1. MUTUAL COMBAT--Assault and Battery--Civil Damages. In an action to recover damages for an assault and battery, where the petition alleges that the defendant assaulted the plaintiff, and the answer alleges that the plaintiff assaulted the defendant, and each party introduces evidence to support his contention, competent evidence cannot be properly excluded, although it may tend to prove that the parties engaged in a mutual combat, and if there is evidence tending to prove that fact, it is proper for the court to instruct the jury concerning the law of mutual combat.
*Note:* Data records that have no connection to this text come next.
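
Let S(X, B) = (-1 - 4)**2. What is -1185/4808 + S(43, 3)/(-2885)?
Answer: -707785/2774216 ≈ -0.25513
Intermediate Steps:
S(X, B) = 25 (S(X, B) = (-5)**2 = 25)
-1185/4808 + S(43, 3)/(-2885) = -1185/4808 + 25/(-2885) = -1185*1/4808 + 25*(-1/2885) = -1185/4808 - 5/577 = -707785/2774216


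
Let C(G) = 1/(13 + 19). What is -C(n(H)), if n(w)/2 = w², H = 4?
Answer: -1/32 ≈ -0.031250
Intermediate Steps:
n(w) = 2*w²
C(G) = 1/32
-C(n(H)) = -1*1/32 = -1/32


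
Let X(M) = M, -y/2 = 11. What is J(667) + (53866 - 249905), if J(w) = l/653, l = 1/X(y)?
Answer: -2816296275/14366 ≈ -1.9604e+5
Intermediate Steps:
y = -22 (y = -2*11 = -22)
l = -1/22 (l = 1/(-22) = -1/22 ≈ -0.045455)
J(w) = -1/14366 (J(w) = -1/22/653 = -1/22*1/653 = -1/14366)
J(667) + (53866 - 249905) = -1/14366 + (53866 - 249905) = -1/14366 - 196039 = -2816296275/14366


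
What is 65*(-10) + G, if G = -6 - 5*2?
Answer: -666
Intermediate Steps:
G = -16 (G = -6 - 10 = -16)
65*(-10) + G = 65*(-10) - 16 = -650 - 16 = -666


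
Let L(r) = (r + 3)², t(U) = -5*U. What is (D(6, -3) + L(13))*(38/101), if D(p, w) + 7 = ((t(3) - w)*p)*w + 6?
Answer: 17898/101 ≈ 177.21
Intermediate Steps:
L(r) = (3 + r)²
D(p, w) = -1 + p*w*(-15 - w) (D(p, w) = -7 + (((-5*3 - w)*p)*w + 6) = -7 + (((-15 - w)*p)*w + 6) = -7 + ((p*(-15 - w))*w + 6) = -7 + (p*w*(-15 - w) + 6) = -7 + (6 + p*w*(-15 - w)) = -1 + p*w*(-15 - w))
(D(6, -3) + L(13))*(38/101) = ((-1 - 1*6*(-3)² - 15*6*(-3)) + (3 + 13)²)*(38/101) = ((-1 - 1*6*9 + 270) + 16²)*(38*(1/101)) = ((-1 - 54 + 270) + 256)*(38/101) = (215 + 256)*(38/101) = 471*(38/101) = 17898/101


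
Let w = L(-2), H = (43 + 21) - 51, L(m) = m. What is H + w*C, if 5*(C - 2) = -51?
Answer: 147/5 ≈ 29.400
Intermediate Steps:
C = -41/5 (C = 2 + (⅕)*(-51) = 2 - 51/5 = -41/5 ≈ -8.2000)
H = 13 (H = 64 - 51 = 13)
w = -2
H + w*C = 13 - 2*(-41/5) = 13 + 82/5 = 147/5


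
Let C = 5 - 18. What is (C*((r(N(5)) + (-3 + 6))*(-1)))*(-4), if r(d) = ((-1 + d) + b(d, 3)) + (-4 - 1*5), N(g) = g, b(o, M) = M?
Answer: -52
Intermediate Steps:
r(d) = -7 + d (r(d) = ((-1 + d) + 3) + (-4 - 1*5) = (2 + d) + (-4 - 5) = (2 + d) - 9 = -7 + d)
C = -13
(C*((r(N(5)) + (-3 + 6))*(-1)))*(-4) = -13*((-7 + 5) + (-3 + 6))*(-1)*(-4) = -13*(-2 + 3)*(-1)*(-4) = -13*(-1)*(-4) = 13*(-4) = -52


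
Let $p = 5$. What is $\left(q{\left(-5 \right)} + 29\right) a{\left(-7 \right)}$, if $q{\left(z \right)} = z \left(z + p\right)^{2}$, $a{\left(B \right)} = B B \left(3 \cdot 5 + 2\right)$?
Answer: $24157$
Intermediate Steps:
$a{\left(B \right)} = 17 B^{2}$ ($a{\left(B \right)} = B^{2} \left(15 + 2\right) = B^{2} \cdot 17 = 17 B^{2}$)
$q{\left(z \right)} = z \left(5 + z\right)^{2}$ ($q{\left(z \right)} = z \left(z + 5\right)^{2} = z \left(5 + z\right)^{2}$)
$\left(q{\left(-5 \right)} + 29\right) a{\left(-7 \right)} = \left(- 5 \left(5 - 5\right)^{2} + 29\right) 17 \left(-7\right)^{2} = \left(- 5 \cdot 0^{2} + 29\right) 17 \cdot 49 = \left(\left(-5\right) 0 + 29\right) 833 = \left(0 + 29\right) 833 = 29 \cdot 833 = 24157$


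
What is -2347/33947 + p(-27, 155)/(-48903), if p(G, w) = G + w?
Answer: -119120557/1660110141 ≈ -0.071755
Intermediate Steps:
-2347/33947 + p(-27, 155)/(-48903) = -2347/33947 + (-27 + 155)/(-48903) = -2347*1/33947 + 128*(-1/48903) = -2347/33947 - 128/48903 = -119120557/1660110141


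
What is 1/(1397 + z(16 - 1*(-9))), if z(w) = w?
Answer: 1/1422 ≈ 0.00070324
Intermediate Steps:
1/(1397 + z(16 - 1*(-9))) = 1/(1397 + (16 - 1*(-9))) = 1/(1397 + (16 + 9)) = 1/(1397 + 25) = 1/1422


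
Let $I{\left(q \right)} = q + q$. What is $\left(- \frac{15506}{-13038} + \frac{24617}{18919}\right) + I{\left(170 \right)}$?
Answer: $\frac{42240363970}{123332961} \approx 342.49$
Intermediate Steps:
$I{\left(q \right)} = 2 q$
$\left(- \frac{15506}{-13038} + \frac{24617}{18919}\right) + I{\left(170 \right)} = \left(- \frac{15506}{-13038} + \frac{24617}{18919}\right) + 2 \cdot 170 = \left(\left(-15506\right) \left(- \frac{1}{13038}\right) + 24617 \cdot \frac{1}{18919}\right) + 340 = \left(\frac{7753}{6519} + \frac{24617}{18919}\right) + 340 = \frac{307157230}{123332961} + 340 = \frac{42240363970}{123332961}$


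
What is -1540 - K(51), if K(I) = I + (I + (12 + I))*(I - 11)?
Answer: -6151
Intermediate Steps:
K(I) = I + (-11 + I)*(12 + 2*I) (K(I) = I + (12 + 2*I)*(-11 + I) = I + (-11 + I)*(12 + 2*I))
-1540 - K(51) = -1540 - (-132 - 9*51 + 2*51²) = -1540 - (-132 - 459 + 2*2601) = -1540 - (-132 - 459 + 5202) = -1540 - 1*4611 = -1540 - 4611 = -6151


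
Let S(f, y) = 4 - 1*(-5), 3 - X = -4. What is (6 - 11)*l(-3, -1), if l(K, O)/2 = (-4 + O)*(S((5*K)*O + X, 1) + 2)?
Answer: 550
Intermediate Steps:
X = 7 (X = 3 - 1*(-4) = 3 + 4 = 7)
S(f, y) = 9 (S(f, y) = 4 + 5 = 9)
l(K, O) = -88 + 22*O (l(K, O) = 2*((-4 + O)*(9 + 2)) = 2*((-4 + O)*11) = 2*(-44 + 11*O) = -88 + 22*O)
(6 - 11)*l(-3, -1) = (6 - 11)*(-88 + 22*(-1)) = -5*(-88 - 22) = -5*(-110) = 550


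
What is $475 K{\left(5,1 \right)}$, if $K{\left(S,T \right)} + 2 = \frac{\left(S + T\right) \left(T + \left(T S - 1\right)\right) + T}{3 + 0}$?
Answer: $\frac{11875}{3} \approx 3958.3$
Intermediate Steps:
$K{\left(S,T \right)} = -2 + \frac{T}{3} + \frac{\left(S + T\right) \left(-1 + T + S T\right)}{3}$ ($K{\left(S,T \right)} = -2 + \frac{\left(S + T\right) \left(T + \left(T S - 1\right)\right) + T}{3 + 0} = -2 + \frac{\left(S + T\right) \left(T + \left(S T - 1\right)\right) + T}{3} = -2 + \left(\left(S + T\right) \left(T + \left(-1 + S T\right)\right) + T\right) \frac{1}{3} = -2 + \left(\left(S + T\right) \left(-1 + T + S T\right) + T\right) \frac{1}{3} = -2 + \left(T + \left(S + T\right) \left(-1 + T + S T\right)\right) \frac{1}{3} = -2 + \left(\frac{T}{3} + \frac{\left(S + T\right) \left(-1 + T + S T\right)}{3}\right) = -2 + \frac{T}{3} + \frac{\left(S + T\right) \left(-1 + T + S T\right)}{3}$)
$475 K{\left(5,1 \right)} = 475 \left(-2 - \frac{5}{3} + \frac{1^{2}}{3} + \frac{1}{3} \cdot 5 \cdot 1 + \frac{1}{3} \cdot 5 \cdot 1^{2} + \frac{1}{3} \cdot 1 \cdot 5^{2}\right) = 475 \left(-2 - \frac{5}{3} + \frac{1}{3} \cdot 1 + \frac{5}{3} + \frac{1}{3} \cdot 5 \cdot 1 + \frac{1}{3} \cdot 1 \cdot 25\right) = 475 \left(-2 - \frac{5}{3} + \frac{1}{3} + \frac{5}{3} + \frac{5}{3} + \frac{25}{3}\right) = 475 \cdot \frac{25}{3} = \frac{11875}{3}$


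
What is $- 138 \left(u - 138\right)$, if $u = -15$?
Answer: $21114$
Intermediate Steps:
$- 138 \left(u - 138\right) = - 138 \left(-15 - 138\right) = \left(-138\right) \left(-153\right) = 21114$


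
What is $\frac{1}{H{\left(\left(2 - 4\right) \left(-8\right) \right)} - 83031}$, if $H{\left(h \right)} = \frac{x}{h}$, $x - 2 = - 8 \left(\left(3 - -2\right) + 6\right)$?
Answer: $- \frac{8}{664291} \approx -1.2043 \cdot 10^{-5}$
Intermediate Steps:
$x = -86$ ($x = 2 - 8 \left(\left(3 - -2\right) + 6\right) = 2 - 8 \left(\left(3 + 2\right) + 6\right) = 2 - 8 \left(5 + 6\right) = 2 - 88 = -86$)
$H{\left(h \right)} = - \frac{86}{h}$
$\frac{1}{H{\left(\left(2 - 4\right) \left(-8\right) \right)} - 83031} = \frac{1}{- \frac{86}{\left(2 - 4\right) \left(-8\right)} - 83031} = \frac{1}{- \frac{86}{\left(-2\right) \left(-8\right)} - 83031} = \frac{1}{- \frac{86}{16} - 83031} = \frac{1}{\left(-86\right) \frac{1}{16} - 83031} = \frac{1}{- \frac{43}{8} - 83031} = \frac{1}{- \frac{664291}{8}} = - \frac{8}{664291}$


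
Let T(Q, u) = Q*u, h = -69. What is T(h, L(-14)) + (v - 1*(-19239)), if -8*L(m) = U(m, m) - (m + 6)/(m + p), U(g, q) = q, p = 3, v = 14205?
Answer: 1465947/44 ≈ 33317.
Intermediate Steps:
L(m) = -m/8 + (6 + m)/(8*(3 + m)) (L(m) = -(m - (m + 6)/(m + 3))/8 = -(m - (6 + m)/(3 + m))/8 = -m/8 + (6 + m)/(8*(3 + m)))
T(h, L(-14)) + (v - 1*(-19239)) = -69*(6 - 1*(-14)² - 2*(-14))/(8*(3 - 14)) + (14205 - 1*(-19239)) = -69*(6 - 1*196 + 28)/(8*(-11)) + (14205 + 19239) = -69*(-1)*(6 - 196 + 28)/(8*11) + 33444 = -69*(-1)*(-162)/(8*11) + 33444 = -69*81/44 + 33444 = -5589/44 + 33444 = 1465947/44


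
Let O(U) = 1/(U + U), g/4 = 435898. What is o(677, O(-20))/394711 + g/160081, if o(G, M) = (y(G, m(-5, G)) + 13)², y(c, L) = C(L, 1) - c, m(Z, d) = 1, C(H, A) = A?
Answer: 758581587001/63185731591 ≈ 12.006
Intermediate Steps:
g = 1743592 (g = 4*435898 = 1743592)
y(c, L) = 1 - c
O(U) = 1/(2*U)
o(G, M) = (14 - G)² (o(G, M) = ((1 - G) + 13)² = (14 - G)²)
o(677, O(-20))/394711 + g/160081 = (-14 + 677)²/394711 + 1743592/160081 = 663²*(1/394711) + 1743592*(1/160081) = 439569*(1/394711) + 1743592/160081 = 439569/394711 + 1743592/160081 = 758581587001/63185731591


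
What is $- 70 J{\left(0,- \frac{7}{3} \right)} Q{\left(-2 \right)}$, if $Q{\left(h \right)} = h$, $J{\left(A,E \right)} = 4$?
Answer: $560$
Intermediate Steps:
$- 70 J{\left(0,- \frac{7}{3} \right)} Q{\left(-2 \right)} = \left(-70\right) 4 \left(-2\right) = \left(-280\right) \left(-2\right) = 560$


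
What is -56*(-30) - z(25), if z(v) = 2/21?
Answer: 35278/21 ≈ 1679.9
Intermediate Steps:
z(v) = 2/21 (z(v) = 2*(1/21) = 2/21)
-56*(-30) - z(25) = -56*(-30) - 1*2/21 = 1680 - 2/21 = 35278/21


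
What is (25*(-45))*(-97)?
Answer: 109125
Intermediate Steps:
(25*(-45))*(-97) = -1125*(-97) = 109125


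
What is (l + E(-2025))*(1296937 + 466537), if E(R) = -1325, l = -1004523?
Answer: -1773786795952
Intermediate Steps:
(l + E(-2025))*(1296937 + 466537) = (-1004523 - 1325)*(1296937 + 466537) = -1005848*1763474 = -1773786795952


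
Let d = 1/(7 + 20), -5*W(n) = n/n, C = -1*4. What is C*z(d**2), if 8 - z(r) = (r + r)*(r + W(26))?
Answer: -85036352/2657205 ≈ -32.002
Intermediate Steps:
C = -4
W(n) = -1/5 (W(n) = -n/(5*n) = -1/5*1 = -1/5)
d = 1/27 ≈ 0.037037
z(r) = 8 - 2*r*(-1/5 + r) (z(r) = 8 - (r + r)*(r - 1/5) = 8 - 2*r*(-1/5 + r))
C*z(d**2) = -4*(8 - 2*((1/27)**2)**2 + 2*(1/27)**2/5) = -4*(8 - 2*(1/729)**2 + (2/5)*(1/729)) = -4*(8 - 2*1/531441 + 2/3645) = -4*(8 - 2/531441 + 2/3645) = -4*21259088/2657205 = -85036352/2657205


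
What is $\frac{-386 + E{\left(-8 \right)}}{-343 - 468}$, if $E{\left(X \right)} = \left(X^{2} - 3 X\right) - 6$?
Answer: $\frac{304}{811} \approx 0.37485$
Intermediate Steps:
$E{\left(X \right)} = -6 + X^{2} - 3 X$
$\frac{-386 + E{\left(-8 \right)}}{-343 - 468} = \frac{-386 - \left(-18 - 64\right)}{-343 - 468} = \frac{-386 + \left(-6 + 64 + 24\right)}{-811} = \left(-386 + 82\right) \left(- \frac{1}{811}\right) = \left(-304\right) \left(- \frac{1}{811}\right) = \frac{304}{811}$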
2. SAME. Where persons engage in a mutual combat, each may recover from the other all damages caused by injuries received from the other in the fight.
John Hartzler, of Goodland, for the appellant.
E. F Murphy, of Goodland, for the appellee.
The plaintiff sued for damages which resulted from injuries inflicted upon her in an assault by the defendant. The petition alleged that the defendant assaulted the plaintiff with an umbrella and dangerously wounded her. The answer contained a general denial of the allegations of the petition, and pleaded assault and battery by the plaintiff. The answer also pleaded self-defense, and that if the defendant did strike the plaintiff with an umbrella it was unintentional and only incidental to her lawful defense against the assaults of the plaintiff. Judgment was rendered for the plaintiff, and the defendant appeals.
The defendant argues that, by this instruction, the court gave the law concerning mutual combat, and that under the pleadings, no evidence of mutual combat could be properly introduced. By the pleadings, each party alleged that the other committed an assault and battery on the party pleading. Each probably introduced evidence to prove her contention. That evidence may have tended to prove that each was ready to engage in a fight with the other, and that each willingly engaged in the contest. If such a condition existed, that evidence could not be excluded, and the court properly gave the instruction.
This action is closely parallel to McNeil v. Mullin, 70 Kan. 634, 79 P. 168, and the rule there declared controls.